Hats off to the WaPo for running a shocking (!) editorial penned by Cleta Mitchell and Trent Lott which deals with the ever present media theme of the college campus sexual assault epidemic. Rather than focusing on questions of privacy and making people “feel comfortable” while ignoring the rights of defendants and the constitutional process for dealing with crime, the authors put forth a bold proposition: when a serious crime is alleged, how about letting the police and the courts deal with it?
As the 2015 freshmen class navigates their first semester, sexual assault at our nation’s colleges and universities remains a topic of serious concern. The current system of investigating and adjudicating allegations of sexual assault on campus is broken. It does not serve the interests of students, schools or the public.
A recent poll by Penn Schoen Berland found that over 90 percent of likely voters believe that law enforcement — not colleges and universities — should be responsible for investigating and prosecuting allegations of sexual assault on campus. It is time to bring justice to campus, protect the rights of all students and student organizations, punish perpetrators and ensure a safe college experience for students.
Today, colleges and universities are frequently required to investigate and judge reported crimes of sexual violence without first involving law enforcement. Because schools do not possess the investigative and forensic capabilities of law enforcement, or the due process protections of the criminal justice system, this results in a deeply flawed process that is less capable of stopping and punishing perpetrators and more likely to violate the basic due-process rights of those involved.

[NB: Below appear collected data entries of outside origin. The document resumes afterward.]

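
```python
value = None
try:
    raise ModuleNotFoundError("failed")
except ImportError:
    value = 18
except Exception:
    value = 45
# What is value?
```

Step-by-step execution trace:
1. `raise ModuleNotFoundError(...)` raises ModuleNotFoundError.
2. `except ImportError` matches (ModuleNotFoundError is a subclass of ImportError) → value = 18.
3. `except Exception` is not reached.
Result: 18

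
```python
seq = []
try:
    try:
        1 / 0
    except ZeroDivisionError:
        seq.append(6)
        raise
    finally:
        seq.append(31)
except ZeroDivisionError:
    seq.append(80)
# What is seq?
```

Step-by-step execution trace:
1. Inner try: `1 / 0` raises ZeroDivisionError.
2. Inner `except ZeroDivisionError` matches → `seq.append(6)` → seq = [6].
3. bare `raise` re-raises ZeroDivisionError.
4. Inner `finally` runs during unwinding: `seq.append(31)` → seq = [6, 31].
5. Outer `except ZeroDivisionError` matches → `seq.append(80)` → seq = [6, 31, 80].
Result: [6, 31, 80]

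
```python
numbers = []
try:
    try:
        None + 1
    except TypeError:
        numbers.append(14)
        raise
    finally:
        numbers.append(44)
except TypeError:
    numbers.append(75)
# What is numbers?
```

Step-by-step execution trace:
1. Inner try: `None + 1` raises TypeError.
2. Inner `except TypeError` matches → `numbers.append(14)` → numbers = [14].
3. bare `raise` re-raises TypeError.
4. Inner `finally` runs during unwinding: `numbers.append(44)` → numbers = [14, 44].
5. Outer `except TypeError` matches → `numbers.append(75)` → numbers = [14, 44, 75].
Result: [14, 44, 75]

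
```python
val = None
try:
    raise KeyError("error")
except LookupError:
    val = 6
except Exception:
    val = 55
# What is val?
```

Step-by-step execution trace:
1. `raise KeyError(...)` raises KeyError.
2. `except LookupError` matches (KeyError is a subclass of LookupError) → val = 6.
3. `except Exception` is not reached.
Result: 6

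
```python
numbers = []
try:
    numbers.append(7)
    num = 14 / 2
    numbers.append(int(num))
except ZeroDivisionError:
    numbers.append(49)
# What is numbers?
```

Step-by-step execution trace:
1. try: `numbers.append(7)` → numbers = [7].
2. `num = 14 / 2` → num = 7.0. No exception raised.
3. `numbers.append(int(num))` → numbers = [7, 7].
4. `except ZeroDivisionError` is skipped (no exception was raised).
Result: [7, 7]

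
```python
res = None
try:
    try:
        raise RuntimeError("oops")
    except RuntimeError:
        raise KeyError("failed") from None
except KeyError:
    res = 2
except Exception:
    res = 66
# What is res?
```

Step-by-step execution trace:
1. Inner try raises RuntimeError; inner `except RuntimeError` catches it.
2. `raise KeyError(...) from None` raises KeyError (from None suppresses __context__, but the active exception is still KeyError).
3. Outer `except KeyError` matches → res = 2.
4. `except Exception` is not reached.
Result: 2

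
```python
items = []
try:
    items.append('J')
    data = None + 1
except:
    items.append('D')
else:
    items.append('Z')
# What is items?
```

Step-by-step execution trace:
1. try: `items.append('J')` → items = ['J'].
2. `data = None + 1` raises TypeError.
3. bare `except` matches → `items.append('D')` → items = ['J', 'D'].
4. `else` is skipped (an exception was raised).
Result: ['J', 'D']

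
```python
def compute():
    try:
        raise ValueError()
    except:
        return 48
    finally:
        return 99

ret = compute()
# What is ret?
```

Step-by-step execution trace:
1. `compute()` enters try: `raise ValueError()` raises ValueError.
2. bare `except` matches → `return 48` sets pending return value 48.
3. Before returning, `finally: return 99` runs and overrides the pending return.
4. compute() returns 99 → ret = 99.
Result: 99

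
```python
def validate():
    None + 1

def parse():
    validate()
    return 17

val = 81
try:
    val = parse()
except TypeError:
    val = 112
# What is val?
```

Step-by-step execution trace:
1. val starts at 81.
2. try: `parse()` calls `validate()`.
3. `validate()` evaluates `None + 1`, which raises TypeError; it propagates through parse (uncaught).
4. `return 17` in parse is not reached; the assignment to val does not complete.
5. `except TypeError` matches → val = 112.
Result: 112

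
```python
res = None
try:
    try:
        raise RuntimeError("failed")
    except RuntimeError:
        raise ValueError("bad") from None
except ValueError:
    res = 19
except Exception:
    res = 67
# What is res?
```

Step-by-step execution trace:
1. Inner try raises RuntimeError; inner `except RuntimeError` catches it.
2. `raise ValueError(...) from None` raises ValueError (from None suppresses __context__, but the active exception is still ValueError).
3. Outer `except ValueError` matches → res = 19.
4. `except Exception` is not reached.
Result: 19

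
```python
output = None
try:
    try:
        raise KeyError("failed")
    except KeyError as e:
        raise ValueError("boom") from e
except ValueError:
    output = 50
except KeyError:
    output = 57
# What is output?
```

Step-by-step execution trace:
1. Inner try raises KeyError; inner `except KeyError as e` catches it.
2. `raise ValueError(...) from e` raises ValueError (KeyError is attached as __cause__, but only ValueError is active).
3. Outer `except ValueError` matches → output = 50.
4. `except KeyError` is not reached.
Result: 50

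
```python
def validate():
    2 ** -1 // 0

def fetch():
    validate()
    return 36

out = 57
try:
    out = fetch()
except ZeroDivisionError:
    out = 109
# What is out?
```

Step-by-step execution trace:
1. out starts at 57.
2. try: `fetch()` calls `validate()`.
3. `validate()` evaluates `2 ** -1 // 0`, which raises ZeroDivisionError; it propagates through fetch (uncaught).
4. `return 36` in fetch is not reached; the assignment to out does not complete.
5. `except ZeroDivisionError` matches → out = 109.
Result: 109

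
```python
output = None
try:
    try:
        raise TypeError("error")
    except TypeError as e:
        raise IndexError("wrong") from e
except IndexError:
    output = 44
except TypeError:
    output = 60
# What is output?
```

Step-by-step execution trace:
1. Inner try raises TypeError; inner `except TypeError as e` catches it.
2. `raise IndexError(...) from e` raises IndexError (TypeError is attached as __cause__, but only IndexError is active).
3. Outer `except IndexError` matches → output = 44.
4. `except TypeError` is not reached.
Result: 44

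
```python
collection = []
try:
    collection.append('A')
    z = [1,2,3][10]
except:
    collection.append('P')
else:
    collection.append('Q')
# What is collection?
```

Step-by-step execution trace:
1. try: `collection.append('A')` → collection = ['A'].
2. `z = [1,2,3][10]` raises IndexError.
3. bare `except` matches → `collection.append('P')` → collection = ['A', 'P'].
4. `else` is skipped (an exception was raised).
Result: ['A', 'P']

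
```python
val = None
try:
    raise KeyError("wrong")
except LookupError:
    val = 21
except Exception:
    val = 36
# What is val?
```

Step-by-step execution trace:
1. `raise KeyError(...)` raises KeyError.
2. `except LookupError` matches (KeyError is a subclass of LookupError) → val = 21.
3. `except Exception` is not reached.
Result: 21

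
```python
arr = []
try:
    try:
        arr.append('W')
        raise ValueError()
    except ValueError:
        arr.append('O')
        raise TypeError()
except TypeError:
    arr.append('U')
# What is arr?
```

Step-by-step execution trace:
1. Inner try: `arr.append('W')` → arr = ['W'].
2. `raise ValueError()` raises ValueError.
3. Inner `except ValueError` matches → `arr.append('O')` → arr = ['W', 'O'].
4. `raise TypeError()` raises TypeError; propagates to outer try.
5. Outer `except TypeError` matches → `arr.append('U')` → arr = ['W', 'O', 'U'].
Result: ['W', 'O', 'U']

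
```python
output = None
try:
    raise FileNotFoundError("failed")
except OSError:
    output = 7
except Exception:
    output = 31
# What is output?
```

Step-by-step execution trace:
1. `raise FileNotFoundError(...)` raises FileNotFoundError.
2. `except OSError` matches (FileNotFoundError is a subclass of OSError) → output = 7.
3. `except Exception` is not reached.
Result: 7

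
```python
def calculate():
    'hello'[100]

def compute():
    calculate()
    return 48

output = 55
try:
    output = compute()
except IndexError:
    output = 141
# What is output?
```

Step-by-step execution trace:
1. output starts at 55.
2. try: `compute()` calls `calculate()`.
3. `calculate()` evaluates `'hello'[100]`, which raises IndexError; it propagates through compute (uncaught).
4. `return 48` in compute is not reached; the assignment to output does not complete.
5. `except IndexError` matches → output = 141.
Result: 141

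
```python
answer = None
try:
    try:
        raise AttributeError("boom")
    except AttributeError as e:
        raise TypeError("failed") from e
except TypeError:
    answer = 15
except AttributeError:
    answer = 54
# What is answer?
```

Step-by-step execution trace:
1. Inner try raises AttributeError; inner `except AttributeError as e` catches it.
2. `raise TypeError(...) from e` raises TypeError (AttributeError is attached as __cause__, but only TypeError is active).
3. Outer `except TypeError` matches → answer = 15.
4. `except AttributeError` is not reached.
Result: 15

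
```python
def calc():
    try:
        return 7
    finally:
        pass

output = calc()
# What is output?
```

Step-by-step execution trace:
1. `calc()` enters try: `return 7` sets pending return value 7.
2. Before returning, `finally: pass` runs (no effect).
3. calc() returns 7 → output = 7.
Result: 7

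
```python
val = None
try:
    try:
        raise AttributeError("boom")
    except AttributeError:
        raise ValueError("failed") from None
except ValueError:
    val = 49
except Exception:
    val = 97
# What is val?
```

Step-by-step execution trace:
1. Inner try raises AttributeError; inner `except AttributeError` catches it.
2. `raise ValueError(...) from None` raises ValueError (from None suppresses __context__, but the active exception is still ValueError).
3. Outer `except ValueError` matches → val = 49.
4. `except Exception` is not reached.
Result: 49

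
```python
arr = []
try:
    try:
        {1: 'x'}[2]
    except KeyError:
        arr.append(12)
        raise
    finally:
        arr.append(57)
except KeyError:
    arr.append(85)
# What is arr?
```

Step-by-step execution trace:
1. Inner try: `{1: 'x'}[2]` raises KeyError.
2. Inner `except KeyError` matches → `arr.append(12)` → arr = [12].
3. bare `raise` re-raises KeyError.
4. Inner `finally` runs during unwinding: `arr.append(57)` → arr = [12, 57].
5. Outer `except KeyError` matches → `arr.append(85)` → arr = [12, 57, 85].
Result: [12, 57, 85]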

I’m sure that a flood of complaints from the Social Justice Warriors are already being hunted and pecked on keyboards around the nation, but the basic premise here is one which we’ve endorsed at Hot Air for quite a while now. How this remains controversial is a mystery to me. We don’t need to delve yet again into the laundry list of high profile cases of real or perceived rape cases on college campuses which have been kept “in house” by administrative kangaroo courts leading to all manner of legal and personal disasters.

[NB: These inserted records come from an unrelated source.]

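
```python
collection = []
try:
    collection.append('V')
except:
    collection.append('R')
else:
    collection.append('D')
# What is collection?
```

Step-by-step execution trace:
1. try: `collection.append('V')` → collection = ['V']. No exception raised.
2. `except` is skipped.
3. `else` runs (try completed without exception): `collection.append('D')` → collection = ['V', 'D'].
Result: ['V', 'D']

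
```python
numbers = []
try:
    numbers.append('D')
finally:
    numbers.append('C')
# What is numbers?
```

Step-by-step execution trace:
1. try: `numbers.append('D')` → numbers = ['D'].
2. The try body completes without raising.
3. finally always runs: `numbers.append('C')` → numbers = ['D', 'C'].
Result: ['D', 'C']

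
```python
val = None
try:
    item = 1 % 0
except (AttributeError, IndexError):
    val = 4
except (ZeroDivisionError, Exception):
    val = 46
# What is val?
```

Step-by-step execution trace:
1. `item = 1 % 0` raises ZeroDivisionError.
2. `except (AttributeError, IndexError)` does not match ZeroDivisionError; skipped.
3. `except (ZeroDivisionError, Exception)` matches (ZeroDivisionError is in the tuple) → val = 46.
Result: 46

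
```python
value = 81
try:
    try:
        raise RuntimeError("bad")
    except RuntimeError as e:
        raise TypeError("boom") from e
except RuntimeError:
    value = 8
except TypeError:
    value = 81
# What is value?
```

Step-by-step execution trace:
1. Inner try raises RuntimeError; inner `except RuntimeError as e` catches it.
2. `raise TypeError(...) from e` raises TypeError (RuntimeError is attached as __cause__, but only TypeError is active).
3. Outer `except RuntimeError` does not match TypeError; skipped.
4. Outer `except TypeError` matches → value = 81.
Result: 81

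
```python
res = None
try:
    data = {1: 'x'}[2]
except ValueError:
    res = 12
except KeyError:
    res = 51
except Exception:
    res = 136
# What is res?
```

Step-by-step execution trace:
1. `data = {1: 'x'}[2]` raises KeyError.
2. `except ValueError` does not match KeyError; skipped.
3. `except KeyError` matches → res = 51.
4. Remaining except clauses are skipped.
Result: 51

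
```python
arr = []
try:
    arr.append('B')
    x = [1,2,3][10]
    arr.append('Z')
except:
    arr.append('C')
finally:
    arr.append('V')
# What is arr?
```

Step-by-step execution trace:
1. try: `arr.append('B')` → arr = ['B'].
2. `x = [1,2,3][10]` raises IndexError; `arr.append('Z')` is not reached.
3. bare `except` matches → `arr.append('C')` → arr = ['B', 'C'].
4. finally always runs: `arr.append('V')` → arr = ['B', 'C', 'V'].
Result: ['B', 'C', 'V']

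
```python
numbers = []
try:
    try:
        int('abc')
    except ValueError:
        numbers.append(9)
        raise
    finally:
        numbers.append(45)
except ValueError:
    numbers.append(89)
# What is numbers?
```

Step-by-step execution trace:
1. Inner try: `int('abc')` raises ValueError.
2. Inner `except ValueError` matches → `numbers.append(9)` → numbers = [9].
3. bare `raise` re-raises ValueError.
4. Inner `finally` runs during unwinding: `numbers.append(45)` → numbers = [9, 45].
5. Outer `except ValueError` matches → `numbers.append(89)` → numbers = [9, 45, 89].
Result: [9, 45, 89]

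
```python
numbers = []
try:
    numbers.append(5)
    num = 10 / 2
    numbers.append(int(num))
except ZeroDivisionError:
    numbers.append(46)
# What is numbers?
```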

In cases where a rape or other actual sexual assault has taken place, not only are school administrators under-equipped to deal with it, but they lack the most fundamental training in basic criminal investigation techniques. True, they might be great at providing counseling and emotional support for victims, but that doesn’t get the job done in terms of correctly identifying a suspect and securing the evidence to obtain a conviction. Even in cases where they might manage the feat, the maximum punishment which they can inflict is to kick the perpetrator out of school.

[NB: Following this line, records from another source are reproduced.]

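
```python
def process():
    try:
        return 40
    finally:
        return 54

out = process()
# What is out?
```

Step-by-step execution trace:
1. `process()` enters try: `return 40` sets pending return value 40.
2. Before returning, `finally: return 54` runs and overrides the pending return.
3. process() returns 54 → out = 54.
Result: 54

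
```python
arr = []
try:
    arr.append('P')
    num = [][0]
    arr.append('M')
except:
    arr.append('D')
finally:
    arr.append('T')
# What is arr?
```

Step-by-step execution trace:
1. try: `arr.append('P')` → arr = ['P'].
2. `num = [][0]` raises IndexError; `arr.append('M')` is not reached.
3. bare `except` matches → `arr.append('D')` → arr = ['P', 'D'].
4. finally always runs: `arr.append('T')` → arr = ['P', 'D', 'T'].
Result: ['P', 'D', 'T']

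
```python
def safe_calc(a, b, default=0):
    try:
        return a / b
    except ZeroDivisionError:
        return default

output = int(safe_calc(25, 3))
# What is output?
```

Step-by-step execution trace:
1. `safe_calc(25, 3)` enters try: `return 25 / 3` → returns 8.333333333333334. No exception raised.
2. `except ZeroDivisionError` is skipped.
3. `int(8.333333333333334)` → 8 → output = 8.
Result: 8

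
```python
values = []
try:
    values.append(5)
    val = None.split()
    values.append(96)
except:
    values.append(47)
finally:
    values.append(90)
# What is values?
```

Step-by-step execution trace:
1. try: `values.append(5)` → values = [5].
2. `val = None.split()` raises AttributeError; `values.append(96)` is not reached.
3. bare `except` matches → `values.append(47)` → values = [5, 47].
4. finally always runs: `values.append(90)` → values = [5, 47, 90].
Result: [5, 47, 90]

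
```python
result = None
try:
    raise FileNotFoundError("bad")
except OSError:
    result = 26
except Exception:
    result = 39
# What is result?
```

Step-by-step execution trace:
1. `raise FileNotFoundError(...)` raises FileNotFoundError.
2. `except OSError` matches (FileNotFoundError is a subclass of OSError) → result = 26.
3. `except Exception` is not reached.
Result: 26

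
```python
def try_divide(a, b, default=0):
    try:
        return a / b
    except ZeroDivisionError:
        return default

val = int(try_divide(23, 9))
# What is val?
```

Step-by-step execution trace:
1. `try_divide(23, 9)` enters try: `return 23 / 9` → returns 2.5555555555555554. No exception raised.
2. `except ZeroDivisionError` is skipped.
3. `int(2.5555555555555554)` → 2 → val = 2.
Result: 2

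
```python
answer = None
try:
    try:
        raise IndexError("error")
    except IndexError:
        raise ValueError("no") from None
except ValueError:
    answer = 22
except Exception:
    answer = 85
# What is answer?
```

Step-by-step execution trace:
1. Inner try raises IndexError; inner `except IndexError` catches it.
2. `raise ValueError(...) from None` raises ValueError (from None suppresses __context__, but the active exception is still ValueError).
3. Outer `except ValueError` matches → answer = 22.
4. `except Exception` is not reached.
Result: 22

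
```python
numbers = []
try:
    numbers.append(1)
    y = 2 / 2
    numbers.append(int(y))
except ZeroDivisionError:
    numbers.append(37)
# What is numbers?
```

Step-by-step execution trace:
1. try: `numbers.append(1)` → numbers = [1].
2. `y = 2 / 2` → y = 1.0. No exception raised.
3. `numbers.append(int(y))` → numbers = [1, 1].
4. `except ZeroDivisionError` is skipped (no exception was raised).
Result: [1, 1]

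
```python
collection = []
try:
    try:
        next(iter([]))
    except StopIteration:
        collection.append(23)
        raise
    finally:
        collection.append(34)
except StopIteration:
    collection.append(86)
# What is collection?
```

Step-by-step execution trace:
1. Inner try: `next(iter([]))` raises StopIteration.
2. Inner `except StopIteration` matches → `collection.append(23)` → collection = [23].
3. bare `raise` re-raises StopIteration.
4. Inner `finally` runs during unwinding: `collection.append(34)` → collection = [23, 34].
5. Outer `except StopIteration` matches → `collection.append(86)` → collection = [23, 34, 86].
Result: [23, 34, 86]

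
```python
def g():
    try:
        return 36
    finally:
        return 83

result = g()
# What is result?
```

Step-by-step execution trace:
1. `g()` enters try: `return 36` sets pending return value 36.
2. Before returning, `finally: return 83` runs and overrides the pending return.
3. g() returns 83 → result = 83.
Result: 83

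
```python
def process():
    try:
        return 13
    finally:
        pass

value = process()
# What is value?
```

Step-by-step execution trace:
1. `process()` enters try: `return 13` sets pending return value 13.
2. Before returning, `finally: pass` runs (no effect).
3. process() returns 13 → value = 13.
Result: 13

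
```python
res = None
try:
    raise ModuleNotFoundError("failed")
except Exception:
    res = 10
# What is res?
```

Step-by-step execution trace:
1. `raise ModuleNotFoundError(...)` raises ModuleNotFoundError.
2. `except Exception` matches (ModuleNotFoundError is a subclass of Exception) → res = 10.
Result: 10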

On the other side of the coin is the danger of accusing the wrong person. (Or group of people in the case of fraternities.) The accused is entitled to a robust legal defense which is often completely absent in these bogus tribunals. You’d probably stand a better chance of going on trial in North Korea for something you didn’t actually do than to go before some group of university professors and administrators to plead your case. And if you are found “guilty” under such circumstances your life can be completely ruined without ever having had the benefit of being heard by a jury of your peers.
As is noted in their editorial, there is a fundamental quetion to be asked of our nation’s colleges here: would you allow these in-house kangaroo courts to handle a murder trial? How about a mugging or case of identity theft? Do you honestly think the school can tackle crimes like those? Then why in the world would you shut out the police if someone claims to have been raped?